Вместо этого его рука скользнула вниз по моей шее и ключицам. За ней последовал его рот. Его поцелуи были горячими и тягучими. Щетина колола мою плоть, а зубы кусали, вызывая во мне дрожь.
Он добрался до моих грудей. И снова уставился на них, поглаживая соски.

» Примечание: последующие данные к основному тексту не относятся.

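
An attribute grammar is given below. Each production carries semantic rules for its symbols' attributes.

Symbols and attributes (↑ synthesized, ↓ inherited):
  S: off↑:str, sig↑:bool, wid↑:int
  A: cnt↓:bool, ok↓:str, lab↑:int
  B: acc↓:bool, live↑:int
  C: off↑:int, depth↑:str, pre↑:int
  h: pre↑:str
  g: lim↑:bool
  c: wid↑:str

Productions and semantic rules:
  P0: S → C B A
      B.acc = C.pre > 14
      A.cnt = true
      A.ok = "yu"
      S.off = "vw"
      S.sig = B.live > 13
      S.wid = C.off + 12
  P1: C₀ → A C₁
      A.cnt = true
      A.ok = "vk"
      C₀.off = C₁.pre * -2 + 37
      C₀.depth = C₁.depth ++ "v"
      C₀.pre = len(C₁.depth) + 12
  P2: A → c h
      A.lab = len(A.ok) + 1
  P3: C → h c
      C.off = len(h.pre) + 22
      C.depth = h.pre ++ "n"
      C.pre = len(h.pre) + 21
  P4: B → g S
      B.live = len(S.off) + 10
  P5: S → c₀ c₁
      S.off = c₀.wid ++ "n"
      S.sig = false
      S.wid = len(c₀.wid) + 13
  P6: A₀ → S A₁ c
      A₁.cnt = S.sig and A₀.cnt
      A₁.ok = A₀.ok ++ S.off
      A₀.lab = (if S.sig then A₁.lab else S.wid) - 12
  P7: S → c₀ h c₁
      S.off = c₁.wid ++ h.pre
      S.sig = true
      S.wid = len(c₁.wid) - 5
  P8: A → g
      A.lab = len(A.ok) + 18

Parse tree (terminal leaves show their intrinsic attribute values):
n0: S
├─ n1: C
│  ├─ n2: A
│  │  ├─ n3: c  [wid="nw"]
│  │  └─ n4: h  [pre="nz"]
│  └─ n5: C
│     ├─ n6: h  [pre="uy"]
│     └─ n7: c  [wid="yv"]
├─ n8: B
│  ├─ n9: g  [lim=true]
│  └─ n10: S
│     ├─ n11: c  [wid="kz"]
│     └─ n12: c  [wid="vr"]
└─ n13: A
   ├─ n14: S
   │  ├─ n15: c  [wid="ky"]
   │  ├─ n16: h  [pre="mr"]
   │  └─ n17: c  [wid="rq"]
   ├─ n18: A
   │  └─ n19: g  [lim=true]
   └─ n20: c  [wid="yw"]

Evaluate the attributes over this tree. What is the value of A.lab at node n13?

1. n2.cnt = true  [true]
2. n2.ok = "vk"  ["vk"]
3. n3.wid = "nw"  [terminal]
4. n4.pre = "nz"  [terminal]
5. n2.lab = 3  [len(A.ok) + 1]
6. n6.pre = "uy"  [terminal]
7. n7.wid = "yv"  [terminal]
8. n5.off = 24  [len(h.pre) + 22]
9. n5.depth = "uyn"  [h.pre ++ "n"]
10. n5.pre = 23  [len(h.pre) + 21]
11. n1.off = -9  [C₁.pre * -2 + 37]
12. n1.depth = "uynv"  [C₁.depth ++ "v"]
13. n1.pre = 15  [len(C₁.depth) + 12]
14. n8.acc = true  [C.pre > 14]
15. n9.lim = true  [terminal]
16. n11.wid = "kz"  [terminal]
17. n12.wid = "vr"  [terminal]
18. n10.off = "kzn"  [c₀.wid ++ "n"]
19. n10.sig = false  [false]
20. n10.wid = 15  [len(c₀.wid) + 13]
21. n8.live = 13  [len(S.off) + 10]
22. n13.cnt = true  [true]
23. n13.ok = "yu"  ["yu"]
24. n15.wid = "ky"  [terminal]
25. n16.pre = "mr"  [terminal]
26. n17.wid = "rq"  [terminal]
27. n14.off = "rqmr"  [c₁.wid ++ h.pre]
28. n14.sig = true  [true]
29. n14.wid = -3  [len(c₁.wid) - 5]
30. n18.cnt = true  [S.sig and A₀.cnt]
31. n18.ok = "yurqmr"  [A₀.ok ++ S.off]
32. n19.lim = true  [terminal]
33. n18.lab = 24  [len(A.ok) + 18]
34. n20.wid = "yw"  [terminal]
35. n13.lab = 12  [(if S.sig then A₁.lab else S.wid) - 12]
36. n0.off = "vw"  ["vw"]
37. n0.sig = false  [B.live > 13]
38. n0.wid = 3  [C.off + 12]

12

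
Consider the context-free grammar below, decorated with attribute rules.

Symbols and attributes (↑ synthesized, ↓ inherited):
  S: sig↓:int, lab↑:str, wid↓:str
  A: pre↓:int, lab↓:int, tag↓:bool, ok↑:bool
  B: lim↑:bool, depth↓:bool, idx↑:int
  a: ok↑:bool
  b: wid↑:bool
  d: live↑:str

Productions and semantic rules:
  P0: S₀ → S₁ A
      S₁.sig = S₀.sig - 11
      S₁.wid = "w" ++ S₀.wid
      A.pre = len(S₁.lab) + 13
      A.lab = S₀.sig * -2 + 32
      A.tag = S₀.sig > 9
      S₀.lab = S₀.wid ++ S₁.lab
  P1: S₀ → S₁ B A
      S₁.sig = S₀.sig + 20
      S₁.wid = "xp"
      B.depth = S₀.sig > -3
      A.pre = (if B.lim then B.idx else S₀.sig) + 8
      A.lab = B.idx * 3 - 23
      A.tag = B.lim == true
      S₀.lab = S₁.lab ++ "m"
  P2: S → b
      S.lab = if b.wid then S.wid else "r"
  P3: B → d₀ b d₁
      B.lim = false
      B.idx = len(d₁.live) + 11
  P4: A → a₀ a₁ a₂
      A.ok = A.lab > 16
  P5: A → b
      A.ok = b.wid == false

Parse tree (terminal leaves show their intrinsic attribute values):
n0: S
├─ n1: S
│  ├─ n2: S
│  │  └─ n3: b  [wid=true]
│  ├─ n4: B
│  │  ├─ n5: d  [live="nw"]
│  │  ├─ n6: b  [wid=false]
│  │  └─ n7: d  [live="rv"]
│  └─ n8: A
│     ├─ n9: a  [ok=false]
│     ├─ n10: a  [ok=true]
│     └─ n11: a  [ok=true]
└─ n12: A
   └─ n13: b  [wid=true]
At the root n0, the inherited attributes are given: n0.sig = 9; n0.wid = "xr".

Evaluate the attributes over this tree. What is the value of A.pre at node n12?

1. n0.sig = 9  [given at root]
2. n0.wid = "xr"  [given at root]
3. n1.sig = -2  [S₀.sig - 11]
4. n1.wid = "wxr"  ["w" ++ S₀.wid]
5. n2.sig = 18  [S₀.sig + 20]
6. n2.wid = "xp"  ["xp"]
7. n3.wid = true  [terminal]
8. n2.lab = "xp"  [if b.wid then S.wid else "r"]
9. n4.depth = true  [S₀.sig > -3]
10. n5.live = "nw"  [terminal]
11. n6.wid = false  [terminal]
12. n7.live = "rv"  [terminal]
13. n4.lim = false  [false]
14. n4.idx = 13  [len(d₁.live) + 11]
15. n8.pre = 6  [(if B.lim then B.idx else S₀.sig) + 8]
16. n8.lab = 16  [B.idx * 3 - 23]
17. n8.tag = false  [B.lim == true]
18. n9.ok = false  [terminal]
19. n10.ok = true  [terminal]
20. n11.ok = true  [terminal]
21. n8.ok = false  [A.lab > 16]
22. n1.lab = "xpm"  [S₁.lab ++ "m"]
23. n12.pre = 16  [len(S₁.lab) + 13]
24. n12.lab = 14  [S₀.sig * -2 + 32]
25. n12.tag = false  [S₀.sig > 9]
26. n13.wid = true  [terminal]
27. n12.ok = false  [b.wid == false]
28. n0.lab = "xrxpm"  [S₀.wid ++ S₁.lab]

16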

Я вздрогнула, когда он заговорил.
— Ты кормила нашего сына этой грудью?
Вопрос был настолько неожиданным, что я не смогла ничего сделать, кроме как кивнуть. Рука сомкнулась на одном из них, слегка сжав его, а затем его рот обхватил мой сосок. Язык был шокирующе горячим после холодного воздуха комнаты. Он гладил мой сосок языком, посасывая и покусывая его, втягивая зубами. Меня охватило смущение. Мое тело было совсем не таким, как семь лет назад. На нем были места, которые я прятала от него прошлой ночью с помощью стратегически правильно расположенных рук. Стали видны участки на теле, которые он мог пропустить во время нашей погони при луне. Грудь обвисла, появились растяжки, не говоря уже о линиях на животе и легкой морщинистости вокруг шрама от кесарева сечения. Это были трудные роды.
— Я и не подозревал, что девушка, которую я знал, может стать еще красивее… — Он оторвался, когда обе груди были хорошо обработанными, розовыми и ноющими. — Но вот мы здесь.

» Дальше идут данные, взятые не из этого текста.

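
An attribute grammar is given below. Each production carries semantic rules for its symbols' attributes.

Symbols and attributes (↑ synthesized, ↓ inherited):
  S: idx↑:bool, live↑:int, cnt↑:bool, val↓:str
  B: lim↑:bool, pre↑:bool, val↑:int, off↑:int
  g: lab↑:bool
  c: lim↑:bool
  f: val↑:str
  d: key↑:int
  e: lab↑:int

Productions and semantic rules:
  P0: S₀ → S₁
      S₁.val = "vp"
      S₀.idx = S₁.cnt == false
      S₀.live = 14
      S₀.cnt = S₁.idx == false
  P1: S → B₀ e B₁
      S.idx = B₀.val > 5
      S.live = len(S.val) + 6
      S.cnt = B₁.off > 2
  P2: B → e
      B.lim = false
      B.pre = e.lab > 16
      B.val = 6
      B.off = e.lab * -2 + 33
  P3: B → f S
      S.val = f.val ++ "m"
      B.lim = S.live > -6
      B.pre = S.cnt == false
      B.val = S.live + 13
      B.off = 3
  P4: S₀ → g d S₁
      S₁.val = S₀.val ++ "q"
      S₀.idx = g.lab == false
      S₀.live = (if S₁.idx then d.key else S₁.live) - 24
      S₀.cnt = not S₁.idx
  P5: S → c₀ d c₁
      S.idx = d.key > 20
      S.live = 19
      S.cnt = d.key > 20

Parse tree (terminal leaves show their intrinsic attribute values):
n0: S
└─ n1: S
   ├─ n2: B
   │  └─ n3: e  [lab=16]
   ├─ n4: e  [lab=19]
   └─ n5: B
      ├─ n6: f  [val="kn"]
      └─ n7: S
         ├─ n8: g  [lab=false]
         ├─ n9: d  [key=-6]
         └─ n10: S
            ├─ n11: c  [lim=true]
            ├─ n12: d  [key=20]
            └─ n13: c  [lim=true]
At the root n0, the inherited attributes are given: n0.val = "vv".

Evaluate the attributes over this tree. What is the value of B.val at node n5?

8

1. n0.val = "vv"  [given at root]
2. n1.val = "vp"  ["vp"]
3. n3.lab = 16  [terminal]
4. n2.lim = false  [false]
5. n2.pre = false  [e.lab > 16]
6. n2.val = 6  [6]
7. n2.off = 1  [e.lab * -2 + 33]
8. n4.lab = 19  [terminal]
9. n6.val = "kn"  [terminal]
10. n7.val = "knm"  [f.val ++ "m"]
11. n8.lab = false  [terminal]
12. n9.key = -6  [terminal]
13. n10.val = "knmq"  [S₀.val ++ "q"]
14. n11.lim = true  [terminal]
15. n12.key = 20  [terminal]
16. n13.lim = true  [terminal]
17. n10.idx = false  [d.key > 20]
18. n10.live = 19  [19]
19. n10.cnt = false  [d.key > 20]
20. n7.idx = true  [g.lab == false]
21. n7.live = -5  [(if S₁.idx then d.key else S₁.live) - 24]
22. n7.cnt = true  [not S₁.idx]
23. n5.lim = true  [S.live > -6]
24. n5.pre = false  [S.cnt == false]
25. n5.val = 8  [S.live + 13]
26. n5.off = 3  [3]
27. n1.idx = true  [B₀.val > 5]
28. n1.live = 8  [len(S.val) + 6]
29. n1.cnt = true  [B₁.off > 2]
30. n0.idx = false  [S₁.cnt == false]
31. n0.live = 14  [14]
32. n0.cnt = false  [S₁.idx == false]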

Он двинулся вниз. Я была такой мокрой, что чувствовала, как мое желание стекает по бедрам, капая на кровать и смачивая простыни. Он проделал путь вниз по моему телу и остановился на животе. Я согнула ноги, инстинктивно втягивая его. Так я делала всякий раз, когда эта особо уязвимая часть моего тела оказывалась под чужим взглядом, что в наши дни случалось только на пляже.
— Не прячься от меня, lastochka. Не смей. Это тело все еще мое. Мой приз. Никогда не забывай об этом. — Его губы нашли шрам. Он задержался над ним, проводя губами взад-вперед.
Я чувствовала себя обязанной как-то объяснить.
— Это были трудные роды. У него было тазовое предлежание, — начала я. Медицинский термин звучал совершенно неуместно в интимной атмосфере между нами.
— Ты была одна? — Вопрос Николая застал меня врасплох.
— Я не помню, как проходило кесарево. Слишком устала, — призналась я.
Роды прошли в боли и страхе, и теперь воспоминания о них были смутными. Схватки начались внезапно, и к тому времени, как Кьяра и Анджело узнали об этом, все было кончено. Единственное, что запечатлелось в моей памяти ярче всех звезд на небе, — это момент, когда медсестра положила Лео мне на грудь. Туман рассеялся, усталость прошла, и все остальное перестало иметь значение.
— Да, я была сначала одна, а потом нет… — бормотала я бессмысленные слова, потерявшись в удовольствии.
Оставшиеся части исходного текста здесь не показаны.